Introduction: Trimethylamine N-oxide (TMAO) is a gut microbiota-derived metabolite of dietary phosphatidylcholine and carnitine. Experimentally, TMAO causes renal tubulointerstitial fibrosis and kidney injury. Yet, little is known about prospective associations between TMAO and renal outcomes. Hypothesis: Higher plasma TMAO levels are prospectively associated with higher risk of incident chronic kidney disease (CKD) and greater renal function decline. Methods: We included 4,131 US adults from the Cardiovascular Health Study, a community-based cohort, with normal baseline renal function (estimated glomerular filtration rate [eGFR] ≥ 60 mL/min/1.73m 2 ). TMAO was measured using liquid chromatography-mass spectrometry at baseline and year 7. Creatinine and Cystatin C were measured 4 times during serial follow-up and used to compute eGFR. Incident CKD was defined by eGFR (decline ≥ 30% plus eGFR<60 at a follow-up visit) or presence of CKD hospitalization ICD codes. Time-varying Cox models assessed how serial TMAO measures related to incident CKD, adjusting for sociodemographic, lifestyle, diet, and CVD risk factors. Linear regression models assessed how baseline TMAO related to annualized eGFR change in 3,997 participants with at least one follow-up eGFR measure.

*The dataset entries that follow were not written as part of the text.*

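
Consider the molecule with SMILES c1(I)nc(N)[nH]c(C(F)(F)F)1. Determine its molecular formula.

Atom tally by fragment:
  imidazole ring core → C:3 H:4 N:2
  (− 3 ring H displaced by substituents)
  + I → I:1
  + NH2 → N:1 H:2
  + CF3 → C:1 F:3
Element totals:
  C: 4
  H: 3
  F: 3
  I: 1
  N: 3

C4H3F3IN3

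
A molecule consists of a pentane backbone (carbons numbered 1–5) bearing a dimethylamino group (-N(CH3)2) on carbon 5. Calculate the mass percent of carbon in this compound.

72.97%

Atom tally by fragment:
  CH3 → C:1 H:3
  CH2 → C:1 H:2
  CH2 → C:1 H:2
  CH2 → C:1 H:2
  CH2N(CH3)2 → C:3 H:8 N:1
Element totals:
  C: 7
  H: 17
  N: 1
Molecular formula: C7H17N.
Molar mass = 115.220 g/mol.
Mass from C: 7 × 12.011 = 84.077 g/mol.
%C = 84.077 / 115.220 × 100 = 72.97%.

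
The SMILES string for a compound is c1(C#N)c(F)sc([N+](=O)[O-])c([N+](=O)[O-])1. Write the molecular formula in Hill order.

C5FN3O4S

Atom tally by fragment:
  thiophene ring core → C:4 H:4 S:1
  (− 4 ring H displaced by substituents)
  + CN → C:1 N:1
  + F → F:1
  + NO2 → N:1 O:2
  + NO2 → N:1 O:2
Element totals:
  C: 5
  F: 1
  N: 3
  O: 4
  S: 1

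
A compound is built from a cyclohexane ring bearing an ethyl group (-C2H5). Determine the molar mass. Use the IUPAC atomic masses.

112.22 g/mol

Atom tally by fragment:
  cyclohexane ring core → C:6 H:12
  (− 1 ring H displaced by substituents)
  + C2H5 → C:2 H:5
Element totals:
  C: 8
  H: 16
Molecular formula: C8H16.
  M = 8(12.011) + 16(1.008)
    = 96.088 + 16.128 = 112.216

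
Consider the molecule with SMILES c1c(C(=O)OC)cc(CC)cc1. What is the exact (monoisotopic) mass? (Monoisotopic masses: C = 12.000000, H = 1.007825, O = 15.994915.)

164.0837

Atom tally by fragment:
  benzene ring core → C:6 H:6
  (− 2 ring H displaced by substituents)
  + COOCH3 → C:2 H:3 O:2
  + C2H5 → C:2 H:5
Element totals:
  C: 10
  H: 12
  O: 2
Molecular formula: C10H12O2.
  M = 10(12.0) + 12(1.007825) + 2(15.994915)
    = 120.000000 + 12.093900 + 31.989830 = 164.083730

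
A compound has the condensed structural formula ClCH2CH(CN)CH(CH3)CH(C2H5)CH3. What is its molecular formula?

Atom tally by fragment:
  ClCH2 → C:1 H:2 Cl:1
  CH(CN) → C:2 H:1 N:1
  CH(CH3) → C:2 H:4
  CH(C2H5) → C:3 H:6
  CH3 → C:1 H:3
Element totals:
  C: 9
  H: 16
  Cl: 1
  N: 1

C9H16ClN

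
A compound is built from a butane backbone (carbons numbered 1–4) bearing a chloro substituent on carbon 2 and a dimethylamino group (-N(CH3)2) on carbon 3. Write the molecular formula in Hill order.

Atom tally by fragment:
  CH3 → C:1 H:3
  CH(Cl) → C:1 H:1 Cl:1
  CH(N(CH3)2) → C:3 H:7 N:1
  CH3 → C:1 H:3
Element totals:
  C: 6
  H: 14
  Cl: 1
  N: 1

C6H14ClN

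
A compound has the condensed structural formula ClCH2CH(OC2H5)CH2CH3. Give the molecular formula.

C6H13ClO

Element totals:
  C: 6
  H: 13
  Cl: 1
  O: 1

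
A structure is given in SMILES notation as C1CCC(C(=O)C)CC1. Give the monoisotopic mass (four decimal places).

Atom tally by fragment:
  cyclohexane ring core → C:6 H:12
  (− 1 ring H displaced by substituents)
  + COCH3 → C:2 H:3 O:1
Element totals:
  C: 8
  H: 14
  O: 1
Molecular formula: C8H14O.
  M = 8(12.0) + 14(1.007825) + 15.994915
    = 96.000000 + 14.109550 + 15.994915 = 126.104465

126.1045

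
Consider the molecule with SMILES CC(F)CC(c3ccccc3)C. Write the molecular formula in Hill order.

Atom tally by fragment:
  CH3 → C:1 H:3
  CH(F) → C:1 H:1 F:1
  CH2 → C:1 H:2
  CH(C6H5) → C:7 H:6
  CH3 → C:1 H:3
Element totals:
  C: 11
  H: 15
  F: 1

C11H15F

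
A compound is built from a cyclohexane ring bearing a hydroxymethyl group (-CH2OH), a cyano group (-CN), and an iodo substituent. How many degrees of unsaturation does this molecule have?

Atom tally by fragment:
  cyclohexane ring core → C:6 H:12
  (− 3 ring H displaced by substituents)
  + CH2OH → C:1 H:3 O:1
  + CN → C:1 N:1
  + I → I:1
Element totals:
  C: 8
  H: 12
  I: 1
  N: 1
  O: 1
Molecular formula: C8H12INO.
DoU = (2C + 2 + N − H − X) / 2 = (2·8 + 2 + 1 − 12 − 1) / 2 = 3.

3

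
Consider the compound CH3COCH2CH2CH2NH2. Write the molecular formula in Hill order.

Element totals:
  C: 5
  H: 11
  N: 1
  O: 1

C5H11NO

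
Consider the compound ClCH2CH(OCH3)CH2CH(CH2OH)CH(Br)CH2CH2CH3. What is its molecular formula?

Atom tally by fragment:
  ClCH2 → C:1 H:2 Cl:1
  CH(OCH3) → C:2 H:4 O:1
  CH2 → C:1 H:2
  CH(CH2OH) → C:2 H:4 O:1
  CH(Br) → C:1 H:1 Br:1
  CH2 → C:1 H:2
  CH2 → C:1 H:2
  CH3 → C:1 H:3
Element totals:
  C: 10
  H: 20
  Br: 1
  Cl: 1
  O: 2

C10H20BrClO2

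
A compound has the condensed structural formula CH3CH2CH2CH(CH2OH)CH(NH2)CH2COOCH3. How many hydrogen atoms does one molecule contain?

19

Element totals:
  C: 9
  H: 19
  N: 1
  O: 3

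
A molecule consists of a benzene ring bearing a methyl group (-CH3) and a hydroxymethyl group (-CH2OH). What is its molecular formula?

C8H10O

Atom tally by fragment:
  benzene ring core → C:6 H:6
  (− 2 ring H displaced by substituents)
  + CH3 → C:1 H:3
  + CH2OH → C:1 H:3 O:1
Element totals:
  C: 8
  H: 10
  O: 1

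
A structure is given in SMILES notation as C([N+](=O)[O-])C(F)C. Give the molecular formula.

Atom tally by fragment:
  O2NCH2 → C:1 H:2 N:1 O:2
  CH(F) → C:1 H:1 F:1
  CH3 → C:1 H:3
Element totals:
  C: 3
  H: 6
  F: 1
  N: 1
  O: 2

C3H6FNO2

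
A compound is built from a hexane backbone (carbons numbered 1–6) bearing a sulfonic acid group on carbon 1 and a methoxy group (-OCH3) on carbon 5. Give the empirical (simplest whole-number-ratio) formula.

Atom tally by fragment:
  HO3SCH2 → C:1 H:3 S:1 O:3
  CH2 → C:1 H:2
  CH2 → C:1 H:2
  CH2 → C:1 H:2
  CH(OCH3) → C:2 H:4 O:1
  CH3 → C:1 H:3
Element totals:
  C: 7
  H: 16
  O: 4
  S: 1
Molecular formula: C7H16O4S.
gcd of subscripts (7, 16, 4, 1) = 1, so the empirical formula equals the molecular formula.

C7H16O4S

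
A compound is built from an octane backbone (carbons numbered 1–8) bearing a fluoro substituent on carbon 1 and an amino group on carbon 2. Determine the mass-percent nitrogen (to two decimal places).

9.51%

Atom tally by fragment:
  FCH2 → C:1 H:2 F:1
  CH(NH2) → C:1 H:3 N:1
  CH2 → C:1 H:2
  CH2 → C:1 H:2
  CH2 → C:1 H:2
  CH2 → C:1 H:2
  CH2 → C:1 H:2
  CH3 → C:1 H:3
Element totals:
  C: 8
  H: 18
  F: 1
  N: 1
Molecular formula: C8H18FN.
Molar mass = 147.237 g/mol.
Mass from N: 1 × 14.007 = 14.007 g/mol.
%N = 14.007 / 147.237 × 100 = 9.51%.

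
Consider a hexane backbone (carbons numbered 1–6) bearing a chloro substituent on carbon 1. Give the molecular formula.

C6H13Cl

Atom tally by fragment:
  ClCH2 → C:1 H:2 Cl:1
  CH2 → C:1 H:2
  CH2 → C:1 H:2
  CH2 → C:1 H:2
  CH2 → C:1 H:2
  CH3 → C:1 H:3
Element totals:
  C: 6
  H: 13
  Cl: 1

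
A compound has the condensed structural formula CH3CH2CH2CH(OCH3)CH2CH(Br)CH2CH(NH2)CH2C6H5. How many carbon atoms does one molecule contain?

Atom tally by fragment:
  CH3 → C:1 H:3
  CH2 → C:1 H:2
  CH2 → C:1 H:2
  CH(OCH3) → C:2 H:4 O:1
  CH2 → C:1 H:2
  CH(Br) → C:1 H:1 Br:1
  CH2 → C:1 H:2
  CH(NH2) → C:1 H:3 N:1
  CH2C6H5 → C:7 H:7
Element totals:
  C: 16
  H: 26
  Br: 1
  N: 1
  O: 1

16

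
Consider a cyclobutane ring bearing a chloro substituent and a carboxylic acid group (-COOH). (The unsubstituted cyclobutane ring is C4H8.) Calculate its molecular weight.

Atom tally by fragment:
  cyclobutane ring core → C:4 H:8
  (− 2 ring H displaced by substituents)
  + Cl → Cl:1
  + COOH → C:1 H:1 O:2
Element totals:
  C: 5
  H: 7
  Cl: 1
  O: 2
Molecular formula: C5H7ClO2.
  M = 5(12.011) + 7(1.008) + 35.45 + 2(15.999)
    = 60.055 + 7.056 + 35.450 + 31.998 = 134.559

134.56 g/mol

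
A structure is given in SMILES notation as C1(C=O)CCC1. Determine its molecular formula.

C5H8O

Atom tally by fragment:
  cyclobutane ring core → C:4 H:8
  (− 1 ring H displaced by substituents)
  + CHO → C:1 H:1 O:1
Element totals:
  C: 5
  H: 8
  O: 1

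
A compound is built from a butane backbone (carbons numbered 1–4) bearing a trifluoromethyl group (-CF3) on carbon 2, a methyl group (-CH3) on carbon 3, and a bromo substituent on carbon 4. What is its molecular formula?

Atom tally by fragment:
  CH3 → C:1 H:3
  CH(CF3) → C:2 H:1 F:3
  CH(CH3) → C:2 H:4
  CH2Br → C:1 H:2 Br:1
Element totals:
  C: 6
  H: 10
  Br: 1
  F: 3

C6H10BrF3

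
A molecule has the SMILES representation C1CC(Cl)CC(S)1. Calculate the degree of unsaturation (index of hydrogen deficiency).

Atom tally by fragment:
  cyclopentane ring core → C:5 H:10
  (− 2 ring H displaced by substituents)
  + Cl → Cl:1
  + SH → S:1 H:1
Element totals:
  C: 5
  H: 9
  Cl: 1
  S: 1
Molecular formula: C5H9ClS.
DoU = (2C + 2 + N − H − X) / 2 = (2·5 + 2 + 0 − 9 − 1) / 2 = 1.

1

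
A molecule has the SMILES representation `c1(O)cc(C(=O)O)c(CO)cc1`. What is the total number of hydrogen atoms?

Atom tally by fragment:
  benzene ring core → C:6 H:6
  (− 3 ring H displaced by substituents)
  + OH → O:1 H:1
  + COOH → C:1 H:1 O:2
  + CH2OH → C:1 H:3 O:1
Element totals:
  C: 8
  H: 8
  O: 4

8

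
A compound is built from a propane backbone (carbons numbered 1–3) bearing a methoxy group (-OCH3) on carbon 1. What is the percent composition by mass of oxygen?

Atom tally by fragment:
  CH3OCH2 → C:2 H:5 O:1
  CH2 → C:1 H:2
  CH3 → C:1 H:3
Element totals:
  C: 4
  H: 10
  O: 1
Molecular formula: C4H10O.
Molar mass = 74.123 g/mol.
Mass from O: 1 × 15.999 = 15.999 g/mol.
%O = 15.999 / 74.123 × 100 = 21.58%.

21.58%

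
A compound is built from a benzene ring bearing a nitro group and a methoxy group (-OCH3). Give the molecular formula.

C7H7NO3

Atom tally by fragment:
  benzene ring core → C:6 H:6
  (− 2 ring H displaced by substituents)
  + NO2 → N:1 O:2
  + OCH3 → C:1 H:3 O:1
Element totals:
  C: 7
  H: 7
  N: 1
  O: 3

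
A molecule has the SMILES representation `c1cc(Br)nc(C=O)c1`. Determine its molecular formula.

Atom tally by fragment:
  pyridine ring core → C:5 H:5 N:1
  (− 2 ring H displaced by substituents)
  + Br → Br:1
  + CHO → C:1 H:1 O:1
Element totals:
  C: 6
  H: 4
  Br: 1
  N: 1
  O: 1

C6H4BrNO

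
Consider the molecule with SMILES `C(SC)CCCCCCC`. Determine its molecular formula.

Atom tally by fragment:
  CH3SCH2 → C:2 H:5 S:1
  CH2 → C:1 H:2
  CH2 → C:1 H:2
  CH2 → C:1 H:2
  CH2 → C:1 H:2
  CH2 → C:1 H:2
  CH2 → C:1 H:2
  CH3 → C:1 H:3
Element totals:
  C: 9
  H: 20
  S: 1

C9H20S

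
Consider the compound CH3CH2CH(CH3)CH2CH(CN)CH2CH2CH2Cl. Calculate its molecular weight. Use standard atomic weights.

187.71 g/mol

Atom tally by fragment:
  CH3 → C:1 H:3
  CH2 → C:1 H:2
  CH(CH3) → C:2 H:4
  CH2 → C:1 H:2
  CH(CN) → C:2 H:1 N:1
  CH2 → C:1 H:2
  CH2 → C:1 H:2
  CH2Cl → C:1 H:2 Cl:1
Element totals:
  C: 10
  H: 18
  Cl: 1
  N: 1
Molecular formula: C10H18ClN.
  M = 10(12.011) + 18(1.008) + 35.45 + 14.007
    = 120.110 + 18.144 + 35.450 + 14.007 = 187.711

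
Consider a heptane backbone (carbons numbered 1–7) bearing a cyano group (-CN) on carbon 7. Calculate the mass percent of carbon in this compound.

76.74%

Atom tally by fragment:
  CH3 → C:1 H:3
  CH2 → C:1 H:2
  CH2 → C:1 H:2
  CH2 → C:1 H:2
  CH2 → C:1 H:2
  CH2 → C:1 H:2
  CH2CN → C:2 H:2 N:1
Element totals:
  C: 8
  H: 15
  N: 1
Molecular formula: C8H15N.
Molar mass = 125.215 g/mol.
Mass from C: 8 × 12.011 = 96.088 g/mol.
%C = 96.088 / 125.215 × 100 = 76.74%.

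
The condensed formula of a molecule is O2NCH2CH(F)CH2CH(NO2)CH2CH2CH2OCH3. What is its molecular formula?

C8H15FN2O5

Atom tally by fragment:
  O2NCH2 → C:1 H:2 N:1 O:2
  CH(F) → C:1 H:1 F:1
  CH2 → C:1 H:2
  CH(NO2) → C:1 H:1 N:1 O:2
  CH2 → C:1 H:2
  CH2 → C:1 H:2
  CH2OCH3 → C:2 H:5 O:1
Element totals:
  C: 8
  H: 15
  F: 1
  N: 2
  O: 5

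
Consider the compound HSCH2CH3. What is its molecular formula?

C2H6S

Atom tally by fragment:
  HSCH2 → C:1 H:3 S:1
  CH3 → C:1 H:3
Element totals:
  C: 2
  H: 6
  S: 1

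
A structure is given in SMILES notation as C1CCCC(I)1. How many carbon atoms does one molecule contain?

5

Atom tally by fragment:
  cyclopentane ring core → C:5 H:10
  (− 1 ring H displaced by substituents)
  + I → I:1
Element totals:
  C: 5
  H: 9
  I: 1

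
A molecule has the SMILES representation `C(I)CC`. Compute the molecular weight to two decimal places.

Atom tally by fragment:
  ICH2 → C:1 H:2 I:1
  CH2 → C:1 H:2
  CH3 → C:1 H:3
Element totals:
  C: 3
  H: 7
  I: 1
Molecular formula: C3H7I.
  M = 3(12.011) + 7(1.008) + 126.904
    = 36.033 + 7.056 + 126.904 = 169.993

169.99 g/mol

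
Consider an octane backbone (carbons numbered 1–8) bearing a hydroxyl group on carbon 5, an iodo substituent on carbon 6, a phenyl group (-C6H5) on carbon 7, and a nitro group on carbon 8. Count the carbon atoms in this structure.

Atom tally by fragment:
  CH3 → C:1 H:3
  CH2 → C:1 H:2
  CH2 → C:1 H:2
  CH2 → C:1 H:2
  CH(OH) → C:1 H:2 O:1
  CH(I) → C:1 H:1 I:1
  CH(C6H5) → C:7 H:6
  CH2NO2 → C:1 H:2 N:1 O:2
Element totals:
  C: 14
  H: 20
  I: 1
  N: 1
  O: 3

14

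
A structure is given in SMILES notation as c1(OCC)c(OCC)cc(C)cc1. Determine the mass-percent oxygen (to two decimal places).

Atom tally by fragment:
  benzene ring core → C:6 H:6
  (− 3 ring H displaced by substituents)
  + OC2H5 → C:2 H:5 O:1
  + OC2H5 → C:2 H:5 O:1
  + CH3 → C:1 H:3
Element totals:
  C: 11
  H: 16
  O: 2
Molecular formula: C11H16O2.
Molar mass = 180.247 g/mol.
Mass from O: 2 × 15.999 = 31.998 g/mol.
%O = 31.998 / 180.247 × 100 = 17.75%.

17.75%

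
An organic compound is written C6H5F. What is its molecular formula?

C6H5F

Atom tally by fragment:
  benzene ring core → C:6 H:6
  (− 1 ring H displaced by substituents)
  + F → F:1
Element totals:
  C: 6
  H: 5
  F: 1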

Results: During a median follow-up of 14 years, 1,136 participants developed CKD. There was a non-linear dose-response relationship of TMAO with CKD incidence: higher TMAO levels were associated with higher risk of incident CKD with a plateauing of risk above the ~75 th percentile of TMAO levels (top Figure ). Higher baseline TMAO levels were also associated with greater annualized eGFR decline (P-linearity=0.004. bottom Figure ) after adjusting for baseline eGFR and other covariates. Conclusions: In this community-based cohort of older US adults, higher serial measures of plasma TMAO were associated with a higher risk of incident CKD and a greater rate of annualized renal function decline.